Basic and Diluted Net Income (Loss) per Common Share
Net income for the three months ended March 31, 2019 was approximately $82,000, or $0.01 per basic and diluted share. The basic and diluted weighted-average number of common shares outstanding for the three months ended March 31, 2019 was approximately 9,085,000 and 9,189,000, respectively. Net income for the three months ended April 1, 2018 was approximately $998,000, or $0.13 per basic and diluted share. There were approximately 7,407,000 basic and diluted weighted-average shares outstanding for the three months ended April 1, 2018.
Financial Condition, Liquidity and Capital Resources
Our balance of unrestricted cash and cash equivalents was approximately $8.9 million and $11.6 million as of
March 31, 2019
and December 30, 2018, respectively.
We used cash to purchase four stores in Colorado.
We expect to utilize cash on hand to reinvest into our brand, including refreshing current corporate stores, repurchasing select franchise-operated stores, and the development of a new concept. In 2018, we entered into agreements with Clark Championship Products LLC to develop the Clark Crew BBQ restaurant concept, which we also have the exclusive licensing rights to the Clark Crew BBQ brand. Pursuant to that agreement, we will provide financing in the amount of $1.4 million for the build out of the inaugural Clark Crew BBQ restaurant.
Our current ratio, which measures our immediate short-term liquidity, was 1.50 as of March 31, 2019, compared to 2.15 as of December 30, 2018. The current ratio is computed by dividing total current assets by total current liabilities. The decrease in our current ratio was primarily due to increases in our current liabilities related to the current portion of lease liabilities, as well as decreases in our accounts receivable due to collection efforts and cash paid for the acquisition in the Colorado market.
Net cash provided by operating activities for the three months ended March 31, 2019 was approximately $1.6 million, which reflects net income of approximately $82,000 increased by non-cash charges of approximately $785,000. Changes in operating assets and liabilities for the three months ended March 31, 2019 primarily included cash inflows for accounts receivable of $743,000 and other assets of $53,000. These cash inflows were partially offset by cash outflows related to a decrease in accounts payable of $9,000 and a decrease in accrued and other liabilities of $24,000.

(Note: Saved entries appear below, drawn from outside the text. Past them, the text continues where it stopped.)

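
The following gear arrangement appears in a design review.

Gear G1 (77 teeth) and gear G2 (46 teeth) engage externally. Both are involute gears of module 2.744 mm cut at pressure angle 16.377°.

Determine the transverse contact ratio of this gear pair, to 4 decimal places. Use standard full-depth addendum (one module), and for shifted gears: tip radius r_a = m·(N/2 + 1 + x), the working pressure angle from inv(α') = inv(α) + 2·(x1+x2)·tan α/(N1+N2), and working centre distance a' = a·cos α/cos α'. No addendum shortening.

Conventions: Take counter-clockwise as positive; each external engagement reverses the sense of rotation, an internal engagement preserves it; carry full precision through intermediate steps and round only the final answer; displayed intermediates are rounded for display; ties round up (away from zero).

recognized (one external pair, fixed centres): single-mesh tooth geometry, m = 2.744, N1 = 77, N2 = 46
base radii: r_b1 = 101.357731, r_b2 = 60.551372
tip radii: r_a1 = 108.388000, r_a2 = 65.856000
no profile shift: α' = α, a' = a
action lengths: √(r_a1²−r_b1²) = 38.400116, √(r_a2²−r_b2²) = 25.894867
base pitch p_b = π·m·cos α = 8.270772
CR = (38.400116 + 25.894867 − 168.756000·sin 16.37700°)/8.270772 = 2.020750
contact ratio ≈ 2.0207

2.0207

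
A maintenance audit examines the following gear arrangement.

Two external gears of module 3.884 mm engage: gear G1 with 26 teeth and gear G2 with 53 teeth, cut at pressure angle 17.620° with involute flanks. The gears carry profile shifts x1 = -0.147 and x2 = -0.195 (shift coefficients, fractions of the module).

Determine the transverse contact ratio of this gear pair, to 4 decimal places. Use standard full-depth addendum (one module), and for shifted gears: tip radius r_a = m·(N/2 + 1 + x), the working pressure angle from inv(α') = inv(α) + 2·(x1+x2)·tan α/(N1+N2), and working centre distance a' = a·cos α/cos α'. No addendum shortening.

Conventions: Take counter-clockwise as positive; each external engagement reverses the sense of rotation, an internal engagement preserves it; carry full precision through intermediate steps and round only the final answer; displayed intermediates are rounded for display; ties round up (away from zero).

topology: single-mesh involute geometry — m = 3.884, 26T/53T pair
base radii: r_b1 = 48.123171, r_b2 = 98.097233
tip radii: r_a1 = 53.805052, r_a2 = 106.052620
inv(α') = inv(17.620°) + 2·(-0.147-0.195)·tan α/(26+53) = 0.00732603  ⇒  α' = 15.88295°
a' = a·cos α / cos α' = 153.4180·cos 17.620°/cos 15.88295° = 152.024269
action lengths: √(r_a1²−r_b1²) = 24.065412, √(r_a2²−r_b2²) = 40.300013
base pitch p_b = π·m·cos α = 11.629492
CR = (24.065412 + 40.300013 − 152.024269·sin 15.88295°)/11.629492 = 1.957134
contact ratio ≈ 1.9571

1.9571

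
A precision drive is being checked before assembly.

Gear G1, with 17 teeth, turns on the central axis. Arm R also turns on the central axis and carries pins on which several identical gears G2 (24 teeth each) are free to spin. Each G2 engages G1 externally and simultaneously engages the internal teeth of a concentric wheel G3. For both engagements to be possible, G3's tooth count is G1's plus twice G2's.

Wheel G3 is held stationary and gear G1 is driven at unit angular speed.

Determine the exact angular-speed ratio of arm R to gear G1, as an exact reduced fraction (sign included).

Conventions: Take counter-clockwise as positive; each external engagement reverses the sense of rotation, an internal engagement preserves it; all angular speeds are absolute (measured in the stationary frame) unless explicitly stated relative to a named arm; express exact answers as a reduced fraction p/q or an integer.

17/82

planetary set (17T centre, 24T on arm, 65T internal) — Willis relation
ring teeth: 17 + 2·24 = 65
17(ω_sun−ω_arm) = −65(ω_ring−ω_arm),  ω_ring = 0, ω_sun = 1
17(1−ω_arm) = −65(0−ω_arm)  ⇒  82·ω_arm = 17  ⇒  ω_arm = 17/82
ω_out/ω_in = 17/82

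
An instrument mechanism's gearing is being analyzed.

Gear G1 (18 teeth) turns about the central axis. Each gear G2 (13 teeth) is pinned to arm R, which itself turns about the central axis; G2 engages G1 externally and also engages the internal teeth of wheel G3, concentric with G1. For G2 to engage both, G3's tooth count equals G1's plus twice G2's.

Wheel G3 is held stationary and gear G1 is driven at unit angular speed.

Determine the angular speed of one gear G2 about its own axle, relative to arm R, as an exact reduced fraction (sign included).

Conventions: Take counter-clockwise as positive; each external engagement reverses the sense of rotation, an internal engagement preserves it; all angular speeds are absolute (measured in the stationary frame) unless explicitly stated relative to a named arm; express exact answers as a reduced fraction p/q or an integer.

-396/403

planetary set (18T centre, 13T on arm, 44T internal) — Willis relation
ring teeth: 18 + 2·13 = 44
18(ω_sun−ω_arm) = −44(ω_ring−ω_arm),  ω_ring = 0, ω_sun = 1
18(1−ω_arm) = −44(0−ω_arm)  ⇒  62·ω_arm = 18  ⇒  ω_arm = 9/31
sun–planet mesh: 18·(1−9/31) = −13·(ω_p−ω_arm)  ⇒  ω_p−ω_arm = -396/403
exact speed ratio = -396/403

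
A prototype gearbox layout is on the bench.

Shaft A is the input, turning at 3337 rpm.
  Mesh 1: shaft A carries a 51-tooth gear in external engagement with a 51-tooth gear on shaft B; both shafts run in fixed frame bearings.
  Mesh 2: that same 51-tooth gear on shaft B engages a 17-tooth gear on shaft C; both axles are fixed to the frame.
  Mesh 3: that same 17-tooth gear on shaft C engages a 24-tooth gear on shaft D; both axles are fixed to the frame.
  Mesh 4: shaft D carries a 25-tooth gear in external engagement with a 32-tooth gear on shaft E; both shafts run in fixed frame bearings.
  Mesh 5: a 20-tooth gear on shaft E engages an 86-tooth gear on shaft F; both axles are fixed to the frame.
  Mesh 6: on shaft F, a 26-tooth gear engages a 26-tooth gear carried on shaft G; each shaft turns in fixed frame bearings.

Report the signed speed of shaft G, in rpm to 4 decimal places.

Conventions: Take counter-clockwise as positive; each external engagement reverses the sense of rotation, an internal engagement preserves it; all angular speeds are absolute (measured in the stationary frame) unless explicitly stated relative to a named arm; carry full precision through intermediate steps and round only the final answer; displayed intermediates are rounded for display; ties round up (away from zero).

class = fixed-axis compound train [6 meshes; 6 ratios multiply, 6 sense flips]
mesh 1 [51T→51T]: ω = 3337.0000×51/51 = 3337.0000 rpm, sense flips to −
mesh 2 [51T→17T]: ω = 3337.0000×51/17 = 10011.0000 rpm, sense flips to +
mesh 3 [17T→24T]: ω = 10011.0000×17/24 = 7091.1250 rpm, sense flips to −
mesh 4 [25T→32T]: ω = 7091.1250×25/32 = 5539.9414 rpm, sense flips to +
mesh 5 [20T→86T]: ω = 5539.9414×20/86 = 1288.3585 rpm, sense flips to −
mesh 6 [26T→26T]: ω = 1288.3585×26/26 = 1288.3585 rpm, sense flips to +
signed output speed = +1288.3585 rpm

+1288.3585 rpm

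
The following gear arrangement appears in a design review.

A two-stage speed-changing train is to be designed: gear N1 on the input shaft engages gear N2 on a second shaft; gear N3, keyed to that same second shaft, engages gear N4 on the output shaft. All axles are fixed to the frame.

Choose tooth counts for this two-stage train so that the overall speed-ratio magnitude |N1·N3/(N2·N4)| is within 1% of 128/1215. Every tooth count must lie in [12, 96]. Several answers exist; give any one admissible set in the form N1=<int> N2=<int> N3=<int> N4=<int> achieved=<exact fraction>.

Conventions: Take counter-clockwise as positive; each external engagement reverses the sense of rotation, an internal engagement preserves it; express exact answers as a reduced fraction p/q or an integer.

N1=16 N2=27 N3=16 N4=90 achieved=128/1215

class = fixed-axis compound train [2-stage, 128/1215 wanted]
target = 128/1215 in lowest terms: an exact hit needs N1·N3 = k·128 and N2·N4 = k·1215 for one integer k, every count in [12, 96]; additionally prefer no 1:1 stage (N1 ≠ N2, N3 ≠ N4)
k = 1: no 1:1-free in-range split of k·128 and k·1215 into factor pairs; take k = 2
k = 2: N1·N3 = 256 = 16·16, N2·N4 = 2430 = 27·90
achieved = 16·16/(27·90) = 128/1215; |achieved − target| = 0 ≤ 32/30375 ✓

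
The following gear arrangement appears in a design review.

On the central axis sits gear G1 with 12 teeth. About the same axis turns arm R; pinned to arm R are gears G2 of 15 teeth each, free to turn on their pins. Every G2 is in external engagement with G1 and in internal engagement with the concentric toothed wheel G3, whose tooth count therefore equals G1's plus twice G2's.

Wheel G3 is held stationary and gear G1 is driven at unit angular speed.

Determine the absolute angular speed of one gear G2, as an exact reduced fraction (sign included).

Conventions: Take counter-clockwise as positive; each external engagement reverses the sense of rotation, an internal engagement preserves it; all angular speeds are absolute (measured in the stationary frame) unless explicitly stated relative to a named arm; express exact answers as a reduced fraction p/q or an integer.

-2/5

recognized (axles ride arm R): planetary set, 12/15/42 teeth
ring teeth: 12 + 2·15 = 42
12(ω_sun−ω_arm) = −42(ω_ring−ω_arm),  ω_ring = 0, ω_sun = 1
12(1−ω_arm) = −42(0−ω_arm)  ⇒  54·ω_arm = 12  ⇒  ω_arm = 2/9
sun–planet mesh: 12·(1−2/9) = −15·(ω_p−ω_arm)  ⇒  ω_p−ω_arm = -28/45
ω_p = 2/9 − 28/45 = -2/5
exact speed ratio = -2/5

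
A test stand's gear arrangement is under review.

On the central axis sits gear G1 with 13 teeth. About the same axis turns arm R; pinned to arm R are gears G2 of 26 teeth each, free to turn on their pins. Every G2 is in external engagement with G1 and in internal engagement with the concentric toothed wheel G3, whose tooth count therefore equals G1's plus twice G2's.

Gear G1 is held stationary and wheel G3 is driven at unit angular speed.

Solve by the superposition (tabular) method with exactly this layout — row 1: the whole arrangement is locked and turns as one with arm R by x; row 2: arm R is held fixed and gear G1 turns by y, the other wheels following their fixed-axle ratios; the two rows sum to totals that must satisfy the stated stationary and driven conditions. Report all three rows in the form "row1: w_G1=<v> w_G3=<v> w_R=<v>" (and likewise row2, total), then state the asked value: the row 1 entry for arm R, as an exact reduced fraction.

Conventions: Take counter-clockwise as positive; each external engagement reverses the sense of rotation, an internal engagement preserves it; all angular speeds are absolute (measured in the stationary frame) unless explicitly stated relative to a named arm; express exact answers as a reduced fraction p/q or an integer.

topology: planetary set — G1 13T / G2 26T / G3 65T, arm = carrier (Willis)
row 1 — lock + rotate with arm: ω_sun = ω_ring = ω_arm = x
row 2 (arm held, sun turns y): ω_ring = −(13/65)·y, ω_arm = 0
boundary: total ω_sun = x + y = 0 and total ω_ring = x − (13/65)·y = 1  ⇒  y = -5/6, x = 5/6
row 2 ring = −(13/65)·(-5/6) = 1/6
totals (row 1 + row 2): sun 5/6 + (-5/6) = 0, ring 5/6 + 1/6 = 1, arm 5/6 + 0 = 5/6
asked cell (row1, arm) = 5/6

row1: w_G1=5/6 w_G3=5/6 w_R=5/6
row2: w_G1=-5/6 w_G3=1/6 w_R=0
total: w_G1=0 w_G3=1 w_R=5/6
asked value: 5/6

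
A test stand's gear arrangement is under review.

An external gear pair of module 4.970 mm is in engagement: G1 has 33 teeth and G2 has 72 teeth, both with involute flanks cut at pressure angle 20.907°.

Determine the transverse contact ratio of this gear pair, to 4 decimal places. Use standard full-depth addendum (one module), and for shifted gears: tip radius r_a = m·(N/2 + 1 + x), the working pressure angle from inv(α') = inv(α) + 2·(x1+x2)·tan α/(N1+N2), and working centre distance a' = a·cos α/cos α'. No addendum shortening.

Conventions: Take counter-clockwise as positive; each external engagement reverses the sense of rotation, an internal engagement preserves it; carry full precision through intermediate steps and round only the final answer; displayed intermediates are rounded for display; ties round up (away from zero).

single-mesh involute tooth geometry (33T engaging 72T at module 4.970)
base radii: r_b1 = 76.605863, r_b2 = 167.140065
tip radii: r_a1 = 86.975000, r_a2 = 183.890000
no profile shift: α' = α, a' = a
action lengths: √(r_a1²−r_b1²) = 41.184856, √(r_a2²−r_b2²) = 76.679402
base pitch p_b = π·m·cos α = 14.585722
CR = (41.184856 + 76.679402 − 260.925000·sin 20.90700°)/14.585722 = 1.697044
contact ratio ≈ 1.6970

1.6970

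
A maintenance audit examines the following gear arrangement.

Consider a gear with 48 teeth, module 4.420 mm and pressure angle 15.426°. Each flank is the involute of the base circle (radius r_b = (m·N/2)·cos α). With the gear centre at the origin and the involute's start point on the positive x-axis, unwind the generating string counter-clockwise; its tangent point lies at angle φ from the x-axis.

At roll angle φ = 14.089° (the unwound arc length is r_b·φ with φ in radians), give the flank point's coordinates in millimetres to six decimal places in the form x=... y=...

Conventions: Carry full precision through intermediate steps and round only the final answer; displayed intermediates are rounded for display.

single-mesh involute tooth geometry (48T wheel at module 4.420)
pitch radius r_p = m·N/2 = 4.420·48/2 = 106.080000
base radius r_b = r_p·cos α = 106.080000·cos 15.426° = 102.258447
roll angle φ = 14.089° = 0.24589944 rad
x = r_b·(cos φ + φ·sin φ) = 105.303476
y = r_b·(sin φ − φ·cos φ) = 0.503758

x=105.303476 y=0.503758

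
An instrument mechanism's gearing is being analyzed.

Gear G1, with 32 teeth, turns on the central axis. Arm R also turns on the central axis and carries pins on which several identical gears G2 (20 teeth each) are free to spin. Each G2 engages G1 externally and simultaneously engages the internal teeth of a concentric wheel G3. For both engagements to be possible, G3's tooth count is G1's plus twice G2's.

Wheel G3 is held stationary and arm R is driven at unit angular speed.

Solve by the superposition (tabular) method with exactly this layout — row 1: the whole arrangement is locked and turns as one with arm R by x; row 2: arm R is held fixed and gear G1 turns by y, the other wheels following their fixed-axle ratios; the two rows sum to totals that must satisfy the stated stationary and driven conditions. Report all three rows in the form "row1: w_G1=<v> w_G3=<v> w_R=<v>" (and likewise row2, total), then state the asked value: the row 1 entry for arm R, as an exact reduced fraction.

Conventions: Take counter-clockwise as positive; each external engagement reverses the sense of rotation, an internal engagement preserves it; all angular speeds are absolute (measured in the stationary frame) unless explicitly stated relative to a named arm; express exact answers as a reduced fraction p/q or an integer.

recognized (axles ride arm R): planetary set, 32/20/72 teeth
row 1: whole set turns with the arm by x
row 2 (arm held, sun turns y): ω_ring = −(32/72)·y, ω_arm = 0
boundary: total ω_ring = x − (32/72)·y = 0 and total ω_arm = x = 1  ⇒  y = 9/4, x = 1
row 2 ring = −(32/72)·9/4 = -1
totals (row 1 + row 2): sun 1 + 9/4 = 13/4, ring 1 + (-1) = 0, arm 1 + 0 = 1
asked cell (row1, arm) = 1

row1: w_G1=1 w_G3=1 w_R=1
row2: w_G1=9/4 w_G3=-1 w_R=0
total: w_G1=13/4 w_G3=0 w_R=1
asked value: 1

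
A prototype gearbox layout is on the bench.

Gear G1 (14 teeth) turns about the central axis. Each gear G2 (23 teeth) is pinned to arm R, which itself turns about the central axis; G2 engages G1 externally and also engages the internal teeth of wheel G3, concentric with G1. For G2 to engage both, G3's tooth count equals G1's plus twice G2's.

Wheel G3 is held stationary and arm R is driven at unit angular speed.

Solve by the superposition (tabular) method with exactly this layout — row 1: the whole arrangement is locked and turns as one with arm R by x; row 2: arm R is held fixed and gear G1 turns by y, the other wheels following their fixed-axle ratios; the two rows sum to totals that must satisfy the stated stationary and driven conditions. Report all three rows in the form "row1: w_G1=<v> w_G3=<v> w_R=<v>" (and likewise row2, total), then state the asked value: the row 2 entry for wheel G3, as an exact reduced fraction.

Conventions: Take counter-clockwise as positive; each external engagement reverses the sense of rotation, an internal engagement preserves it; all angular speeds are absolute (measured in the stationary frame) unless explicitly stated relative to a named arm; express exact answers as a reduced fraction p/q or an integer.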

Net cash provided by operating activities for the three months ended April 1, 2018 was approximately $176,000, reflecting net income of approximately $998,000 decreased by non-cash charges of approximately $42,000. Changes in operating assets and liabilities included cash outflows from an increase in other assets of $6,000 and a decrease in accrued and other liabilities of $879,000. These cash outflows were partially offset by a decrease in accounts receivable of $61,000 and an increase in accounts payable of $32,000.
Net cash used for investing activities was approximately $4.2 million for the three months ended March 31, 2019, related to payments for acquired restaurants of $3.8 million, advances on notes receivable of $150,000 and the purchase of property, equipment and leasehold improvements of $221,000, partially offset by proceeds from the sale of fixed assets of $6,000. Net cash used for investing activities was $498,000 for the three months ended April 1, 2018, related to the purchases of property and equipment of $41,000 and advances on notes receivable of $458,000.
Net cash used for financing activities for the three months ended March 31, 2019 of $152,000, primarily related to the debt repayments of $137,000 and payments for debt issuance costs of $15,000. Net cash provided by financing activities for the three months ended April 1, 2018 of $69,000, primarily related to the proceeds from exercise of stock options of $389,000, partially offset by debt repayments of $320,000.
We are subject to various financial and non-financial covenants on our long-term debt, including a debt-service coverage ratio. As of March 31, 2019, we were in compliance with all of our covenants.
Off-Balance Sheet Arrangements
We do not have any off-balance sheet arrangements that either have, or are reasonably likely to have, a current or future effect on our financial condition, revenues or expenses, results of operations, liquidity, capital expenditures or capital resources that is material to investors.